1. ## calculation distance

A batsman strikes a cricket ball at a height of 1.5m above the ground, giving it an initial
speed of 29 ms^{-1}
at an angle of 30o measured upwards from the horizontal.

(a) How far does the ball travel horizontally before touching the ground?
(b) A fielder moves to try to catch the ball. If he can catch a ball that is at a height
2.75m or below, where should he position himself?

for part a)

I need to work out the distance. but not sure what formula to use, and the fact that's its inclined at an angle. ?

b) not sure either.

any help appreciated!

2. ## Re: calculation distance

Originally Posted by Tweety
A batsman strikes a cricket ball at a height of 1.5m above the ground, giving it an initial
speed of 29 ms^{-1}
at an angle of 30o measured upwards from the horizontal.

(a) How far does the ball travel horizontally before touching the ground?
(b) A fielder moves to try to catch the ball. If he can catch a ball that is at a height
2.75m or below, where should he position himself?

for part a)

I need to work out the distance. but not sure what formula to use, and the fact that's its inclined at an angle. ?

b) not sure either.

any help appreciated!

for (a) find the initial x and y velocities from the geometry then solve the equation of motion in the vertical direction for y=0. That gives you the time at which the ball hits the ground. Then use that time and the horizontal velocity to find the horizontal distance travelled.

(b) is essentially the same problem but solve now for y=2.75. There will be two solutions, one on the way up and one on the way down. You want the one on the way down. Again use that t and the horizontal velocity to calculate where the fielder should be.

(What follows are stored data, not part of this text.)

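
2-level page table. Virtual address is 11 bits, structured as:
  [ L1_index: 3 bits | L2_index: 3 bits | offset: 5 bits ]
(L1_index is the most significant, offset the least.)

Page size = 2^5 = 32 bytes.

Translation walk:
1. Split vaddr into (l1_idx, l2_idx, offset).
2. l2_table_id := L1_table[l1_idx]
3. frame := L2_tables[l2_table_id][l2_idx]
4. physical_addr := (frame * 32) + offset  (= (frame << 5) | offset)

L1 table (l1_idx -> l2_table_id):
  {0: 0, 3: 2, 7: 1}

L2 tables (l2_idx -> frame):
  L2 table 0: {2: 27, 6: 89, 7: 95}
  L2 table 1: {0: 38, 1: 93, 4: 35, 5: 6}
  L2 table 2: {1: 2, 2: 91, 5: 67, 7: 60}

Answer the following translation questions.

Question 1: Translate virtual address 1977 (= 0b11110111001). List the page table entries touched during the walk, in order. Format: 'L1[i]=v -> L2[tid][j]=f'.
vaddr = 1977 = 0b11110111001
Split: l1_idx=7, l2_idx=5, offset=25

Answer: L1[7]=1 -> L2[1][5]=6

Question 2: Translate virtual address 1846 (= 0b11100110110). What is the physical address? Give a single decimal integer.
vaddr = 1846 = 0b11100110110
Split: l1_idx=7, l2_idx=1, offset=22
L1[7] = 1
L2[1][1] = 93
paddr = 93 * 32 + 22 = 2998

Answer: 2998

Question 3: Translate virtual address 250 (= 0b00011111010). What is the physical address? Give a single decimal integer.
vaddr = 250 = 0b00011111010
Split: l1_idx=0, l2_idx=7, offset=26
L1[0] = 0
L2[0][7] = 95
paddr = 95 * 32 + 26 = 3066

Answer: 3066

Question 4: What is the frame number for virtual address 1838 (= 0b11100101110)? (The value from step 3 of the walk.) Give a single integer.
vaddr = 1838: l1_idx=7, l2_idx=1
L1[7] = 1; L2[1][1] = 93

Answer: 93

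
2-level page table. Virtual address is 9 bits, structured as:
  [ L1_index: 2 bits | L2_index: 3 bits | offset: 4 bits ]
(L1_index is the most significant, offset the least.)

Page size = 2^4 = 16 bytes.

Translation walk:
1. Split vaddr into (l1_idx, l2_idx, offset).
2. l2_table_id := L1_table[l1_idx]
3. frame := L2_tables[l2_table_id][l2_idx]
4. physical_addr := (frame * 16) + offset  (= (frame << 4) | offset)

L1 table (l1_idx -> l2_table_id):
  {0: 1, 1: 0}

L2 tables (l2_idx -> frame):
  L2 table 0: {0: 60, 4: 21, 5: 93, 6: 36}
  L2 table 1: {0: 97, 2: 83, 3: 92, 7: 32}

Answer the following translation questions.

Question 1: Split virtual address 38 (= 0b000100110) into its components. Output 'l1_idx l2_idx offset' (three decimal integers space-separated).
Answer: 0 2 6

Derivation:
vaddr = 38 = 0b000100110
  top 2 bits -> l1_idx = 0
  next 3 bits -> l2_idx = 2
  bottom 4 bits -> offset = 6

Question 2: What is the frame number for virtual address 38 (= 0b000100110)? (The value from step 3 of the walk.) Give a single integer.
vaddr = 38: l1_idx=0, l2_idx=2
L1[0] = 1; L2[1][2] = 83

Answer: 83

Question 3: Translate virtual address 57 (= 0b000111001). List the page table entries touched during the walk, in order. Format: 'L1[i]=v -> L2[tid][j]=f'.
Answer: L1[0]=1 -> L2[1][3]=92

Derivation:
vaddr = 57 = 0b000111001
Split: l1_idx=0, l2_idx=3, offset=9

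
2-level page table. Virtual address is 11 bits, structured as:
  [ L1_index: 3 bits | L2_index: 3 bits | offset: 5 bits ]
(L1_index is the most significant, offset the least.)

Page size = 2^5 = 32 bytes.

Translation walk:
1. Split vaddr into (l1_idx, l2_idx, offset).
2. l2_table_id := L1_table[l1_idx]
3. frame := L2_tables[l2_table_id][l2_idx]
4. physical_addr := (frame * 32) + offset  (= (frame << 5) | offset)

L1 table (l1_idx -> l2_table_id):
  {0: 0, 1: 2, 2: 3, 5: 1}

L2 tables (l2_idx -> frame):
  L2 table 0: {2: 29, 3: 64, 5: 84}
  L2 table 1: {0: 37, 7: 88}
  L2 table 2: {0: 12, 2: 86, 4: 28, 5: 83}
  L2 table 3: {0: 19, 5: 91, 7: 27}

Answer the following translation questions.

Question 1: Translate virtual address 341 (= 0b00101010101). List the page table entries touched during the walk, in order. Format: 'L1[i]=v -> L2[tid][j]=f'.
vaddr = 341 = 0b00101010101
Split: l1_idx=1, l2_idx=2, offset=21

Answer: L1[1]=2 -> L2[2][2]=86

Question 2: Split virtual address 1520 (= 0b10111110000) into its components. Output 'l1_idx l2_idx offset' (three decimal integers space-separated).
Answer: 5 7 16

Derivation:
vaddr = 1520 = 0b10111110000
  top 3 bits -> l1_idx = 5
  next 3 bits -> l2_idx = 7
  bottom 5 bits -> offset = 16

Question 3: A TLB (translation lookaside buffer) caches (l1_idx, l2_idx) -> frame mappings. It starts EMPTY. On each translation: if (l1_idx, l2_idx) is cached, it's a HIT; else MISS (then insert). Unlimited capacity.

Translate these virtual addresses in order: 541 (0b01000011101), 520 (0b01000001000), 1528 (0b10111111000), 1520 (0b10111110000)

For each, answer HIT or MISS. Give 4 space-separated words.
Answer: MISS HIT MISS HIT

Derivation:
vaddr=541: (2,0) not in TLB -> MISS, insert
vaddr=520: (2,0) in TLB -> HIT
vaddr=1528: (5,7) not in TLB -> MISS, insert
vaddr=1520: (5,7) in TLB -> HIT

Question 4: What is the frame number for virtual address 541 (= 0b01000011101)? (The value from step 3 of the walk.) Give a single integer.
vaddr = 541: l1_idx=2, l2_idx=0
L1[2] = 3; L2[3][0] = 19

Answer: 19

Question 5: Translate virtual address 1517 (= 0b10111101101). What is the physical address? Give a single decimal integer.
Answer: 2829

Derivation:
vaddr = 1517 = 0b10111101101
Split: l1_idx=5, l2_idx=7, offset=13
L1[5] = 1
L2[1][7] = 88
paddr = 88 * 32 + 13 = 2829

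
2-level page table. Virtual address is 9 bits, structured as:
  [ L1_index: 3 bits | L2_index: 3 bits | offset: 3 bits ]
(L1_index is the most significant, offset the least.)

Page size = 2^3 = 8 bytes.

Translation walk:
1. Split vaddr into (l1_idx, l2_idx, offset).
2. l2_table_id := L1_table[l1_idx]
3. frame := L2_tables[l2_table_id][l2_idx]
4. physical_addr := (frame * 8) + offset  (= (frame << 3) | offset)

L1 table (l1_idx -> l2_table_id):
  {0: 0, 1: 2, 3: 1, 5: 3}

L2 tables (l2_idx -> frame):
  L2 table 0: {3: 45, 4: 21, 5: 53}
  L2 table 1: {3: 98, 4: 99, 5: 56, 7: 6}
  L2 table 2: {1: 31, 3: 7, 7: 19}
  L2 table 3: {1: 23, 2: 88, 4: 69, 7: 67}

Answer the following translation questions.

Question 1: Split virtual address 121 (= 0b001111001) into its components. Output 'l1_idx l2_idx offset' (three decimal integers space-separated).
Answer: 1 7 1

Derivation:
vaddr = 121 = 0b001111001
  top 3 bits -> l1_idx = 1
  next 3 bits -> l2_idx = 7
  bottom 3 bits -> offset = 1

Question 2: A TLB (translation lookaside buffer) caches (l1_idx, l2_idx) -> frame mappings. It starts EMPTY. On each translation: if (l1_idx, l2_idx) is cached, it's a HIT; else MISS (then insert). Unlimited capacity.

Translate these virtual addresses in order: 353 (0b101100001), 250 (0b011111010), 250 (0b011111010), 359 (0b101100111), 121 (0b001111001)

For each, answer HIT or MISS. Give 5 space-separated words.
vaddr=353: (5,4) not in TLB -> MISS, insert
vaddr=250: (3,7) not in TLB -> MISS, insert
vaddr=250: (3,7) in TLB -> HIT
vaddr=359: (5,4) in TLB -> HIT
vaddr=121: (1,7) not in TLB -> MISS, insert

Answer: MISS MISS HIT HIT MISS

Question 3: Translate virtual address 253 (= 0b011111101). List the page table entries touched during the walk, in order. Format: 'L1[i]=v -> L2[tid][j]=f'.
Answer: L1[3]=1 -> L2[1][7]=6

Derivation:
vaddr = 253 = 0b011111101
Split: l1_idx=3, l2_idx=7, offset=5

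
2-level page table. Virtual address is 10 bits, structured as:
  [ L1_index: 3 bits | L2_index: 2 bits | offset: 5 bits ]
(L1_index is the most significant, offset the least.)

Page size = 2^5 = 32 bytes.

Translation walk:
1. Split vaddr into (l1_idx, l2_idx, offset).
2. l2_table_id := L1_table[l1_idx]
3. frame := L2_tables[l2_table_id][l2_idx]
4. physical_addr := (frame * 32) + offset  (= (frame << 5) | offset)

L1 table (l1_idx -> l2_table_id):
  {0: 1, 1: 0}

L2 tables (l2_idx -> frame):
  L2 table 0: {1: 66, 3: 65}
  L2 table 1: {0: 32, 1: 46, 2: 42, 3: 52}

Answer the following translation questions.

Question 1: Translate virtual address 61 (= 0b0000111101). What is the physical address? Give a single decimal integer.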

3. ## Re: calculation distance

Separate into horizontal and vertical components. If the original horizontal velocity is u and there is no force to change the velocity, in time t, the object will have moved distance ut horizontally. If the original vertical speed is v and there is acceleration -g, then in time t it will have moved -(1/2)gt^2+ vt vertically. Here, the initial horizontal speed is 29 cos(30) and the initial vertical speed is 29 sin(30).